What’s worse is that my YINN calls—bought at $12—collapsed in value as the ETF dropped 30% on the first day and another 20% the next. I had $6,000 in pure profit, but now I’m left with just over $1,000. To make matters worse, I was confident this play would deliver huge returns. The theory made sense: I was betting on China’s stimulus to drive stocks higher, and with YINN’s leverage, a strong rally could’ve meant 100%+ returns. Instead, my optimism became overconfidence, and the 80% drop hit hard.
Still, I took comfort in one thing: my losses were limited because I used options. If I’d bought shares outright, my losses could’ve been far worse. The option strategy protected me from a more devastating hit, capping my risk at $6,000. It’s a small consolation, but a lesson I’ll take forward.

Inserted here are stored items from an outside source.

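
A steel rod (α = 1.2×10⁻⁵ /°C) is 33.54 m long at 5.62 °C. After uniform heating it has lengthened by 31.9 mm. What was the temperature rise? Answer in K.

ΔT = 79.3 K

ΔL = αL₀ΔT ⇒ ΔT = ΔL / (αL₀)
ΔT = 31.9×10⁻³ m / (1.2×10⁻⁵ × 33.54 m) = 79.259 K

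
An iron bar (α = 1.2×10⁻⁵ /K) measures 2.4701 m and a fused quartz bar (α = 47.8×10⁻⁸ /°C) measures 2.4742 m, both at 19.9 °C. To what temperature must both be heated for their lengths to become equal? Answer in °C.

L₁(1 + α₁ΔT) = L₂(1 + α₂ΔT) ⇒ ΔT = (L₂ − L₁)/(α₁L₁ − α₂L₂)
L₂ − L₁ = 2.4742 − 2.4701 = 4.10×10⁻³ m
α₁L₁ − α₂L₂ = 1.2×10⁻⁵×2.4701 − 47.8×10⁻⁸×2.4742 = 2.84585324×10⁻⁵ m/K
ΔT = 4.10×10⁻³ / 2.84585324×10⁻⁵ = 144.069 K
T = 19.9 + 144.069 = 163.969 °C

T = 164.0 °C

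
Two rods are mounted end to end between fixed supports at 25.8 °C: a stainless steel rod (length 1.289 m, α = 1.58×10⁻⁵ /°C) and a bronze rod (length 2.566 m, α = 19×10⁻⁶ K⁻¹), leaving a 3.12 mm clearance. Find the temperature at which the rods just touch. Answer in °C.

T = 70.9 °C

α₁L₁ = 2.03662×10⁻⁵ m/K, α₂L₂ = 4.8754×10⁻⁵ m/K → total 6.91202×10⁻⁵ m/K
ΔT = g/(α₁L₁+α₂L₂) = 3.12×10⁻³ / 6.91202×10⁻⁵ = 45.139 K
T = 25.8 + 45.139 = 70.939 °C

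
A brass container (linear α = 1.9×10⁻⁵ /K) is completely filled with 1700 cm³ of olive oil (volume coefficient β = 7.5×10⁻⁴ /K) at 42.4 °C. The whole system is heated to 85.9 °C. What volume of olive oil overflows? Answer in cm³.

The container also expands: β_container ≈ 3α = 5.7×10⁻⁵ /K
Net overflow = V₀(β_liq − 3α_cont)ΔT
β − 3α = 7.50×10⁻⁴ − 5.7×10⁻⁵ = 6.93×10⁻⁴ /K; ΔT = 43.5 K
ΔV = 1700 × 6.93×10⁻⁴ × 43.5 = 51.2 cm³

51.2 cm³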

The bigger lesson, though, was realizing that Chinese A-shares and Hong Kong stocks don’t always move in tandem. I had assumed they would rise together, but this divergence exposed a gap in my understanding. It showed me that, while Chinese policies can create market euphoria, they can also bring devastating disappointment when they fail to meet expectations. On October 8, China hyped the markets but delivered too little, too late. Investors felt betrayed, triggering a massive selloff that hammered both A-shares and Hong Kong stocks.

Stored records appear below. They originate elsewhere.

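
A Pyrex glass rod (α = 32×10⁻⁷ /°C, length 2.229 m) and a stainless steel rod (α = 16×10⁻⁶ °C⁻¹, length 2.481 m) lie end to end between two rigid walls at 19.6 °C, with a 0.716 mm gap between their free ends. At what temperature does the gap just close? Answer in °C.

Gap closes when ΔL₁ + ΔL₂ = 0.716 mm = 7.16×10⁻⁴ m
(α₁L₁ + α₂L₂)ΔT = g
α₁L₁ + α₂L₂ = 32×10⁻⁷×2.229 + 16×10⁻⁶×2.481 = 4.68288×10⁻⁵ m/K
ΔT = 7.16×10⁻⁴ / 4.68288×10⁻⁵ = 15.290 K
T = 19.6 + 15.290 = 34.890 °C

T = 34.9 °C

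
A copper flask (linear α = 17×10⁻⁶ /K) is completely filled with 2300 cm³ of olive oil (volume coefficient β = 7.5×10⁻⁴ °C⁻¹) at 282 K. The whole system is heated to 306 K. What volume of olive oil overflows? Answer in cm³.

38.6 cm³

The flask also expands: β_container ≈ 3α = 5.1×10⁻⁵ /K
Net overflow = V₀(β_liq − 3α_cont)ΔT
β − 3α = 7.50×10⁻⁴ − 5.1×10⁻⁵ = 6.99×10⁻⁴ /K; ΔT = 24 K
ΔV = 2300 × 6.99×10⁻⁴ × 24 = 38.6 cm³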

What now? I’ve decided to hold my YINN calls until October 12. There’s still a chance that China’s government could course-correct, releasing stronger measures to restore market confidence. My expectations are lower this time—I'm not hoping for huge profits—but I do hope for some recovery to minimize my losses. If they surprise the market with bold action, I might recoup part of my investment. But if not, I’ll take this as a painful, yet valuable, lesson.

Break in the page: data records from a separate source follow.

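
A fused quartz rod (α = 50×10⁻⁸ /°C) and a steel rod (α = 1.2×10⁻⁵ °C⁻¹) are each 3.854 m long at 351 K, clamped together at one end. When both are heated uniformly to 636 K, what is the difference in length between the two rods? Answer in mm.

ΔT = 285 K
fused quartz: ΔL = 50×10⁻⁸ × 3.854 m × 285 = 5.4919×10⁻⁴ m = 0.54919 mm
steel: ΔL = 1.2×10⁻⁵ × 3.854 m × 285 = 1.3181×10⁻² m = 13.181 mm
difference = 13.181 − 0.54919 = 12.63181 mm

12.6 mm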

In the end, this experience has reminded me of the unpredictability of markets and the risks of being overconfident. I’ll be watching carefully, hoping for a rebound but prepared for further losses.
Let’s see what the 12th brings.
KC8989 : Buying actual shares will also cap losses. Promoting options is fine, but please ensure the information is not misleading.
BuyLowSellHighTrader : Option reacts 5x faster than the underlying stock price. it’s a double edged sword.
Radioactive Sashimi : Some basic technical analysis could have prevented this loss, its really not that difficult
Skyler12 : In fact, the A-share market in China will undergo a correction today or tomorrow. For them, a structurally long-term bull market is better than a short-term arbitrage. That's why the government issued a document to cool down the market after National Day, and my friend who works in securities also received a similar verbal notice.
无心看风景xyz : Your losses are spectacular
Mikey_7371 : So a 1 day trade betting a 2x asset will continue when profits haven t been taken ( market correction) was the lesson u should learn. What goes up must come down. Yinn will be volatile
杜员外 : This is Singapore, not Hong Kong
AaronW : Already tripled and still going for options?